Sarah dévala les marches. Son entraînement lui permit de rattraper le directeur dont elle entendait le souffle et les pas juste au-dessous. Elle sauta les dernières marches à l’instant où Hans Grund disparaissait derrière une porte située sous l’escalier. Elle percuta le battant d’un coup d’épaule et déboucha dans un long couloir sale. Hans Grund n’était qu’à environ dix mètres devant elle. Il s’arrêta, se retourna vers elle et plongea la main dans sa poche intérieure.

Sarah réalisa qu’elle n’était pas armée.

– 5 –

Elle s’apprêta à plonger pour éviter les balles.
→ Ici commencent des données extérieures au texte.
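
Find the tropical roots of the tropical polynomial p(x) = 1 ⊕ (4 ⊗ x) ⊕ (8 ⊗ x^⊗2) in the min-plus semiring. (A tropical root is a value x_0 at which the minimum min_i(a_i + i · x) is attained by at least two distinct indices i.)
Roots: {-4, -3}

Each tropical root is a break point of the lower envelope of the lines y = a_i + i · x (there are 3 lines, with slopes 0, 1, ..., 2). Only the lines that attain the minimum somewhere contribute to roots; other lines are dominated. Here the surviving (envelope) indices are i = 2, i = 1, i = 0.
Intersections between consecutive envelope lines give the roots: for adjacent envelope indices i < j the intersection is x = (a_i − a_j) / (j − i). Reading off the sorted break points: {-4, -3}.
Verification: at each break x_0, at least two indices attain the minimum of min_i(a_i + i · x_0).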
Mais Hans Grund tira une clé de sa poche, s’agenouilla et déverrouilla une serrure au sol. Il souleva une trappe et sauta dans l’ouverture.

Sarah donna une brutale accélération. Elle se laissa glisser à terre, la jambe droite en avant. Son pied se cala de justesse dans l’interstice entre le sol et l’abattant.

Elle souleva la trappe et jeta un coup d’œil prudent. Le directeur venait de sauter les dernières marches d’un escalier pour atteindre le plancher. Il leva la tête puis disparut de son champ de vision. Sarah dévala les marches et déboula dans un souterrain aux murs bétonnés, à peine éclairé par une veilleuse rouge disposée au plafond. La silhouette du directeur s’agitait à quelques mètres devant elle. On entendait le cliquetis d’une serrure que l’on déverrouille.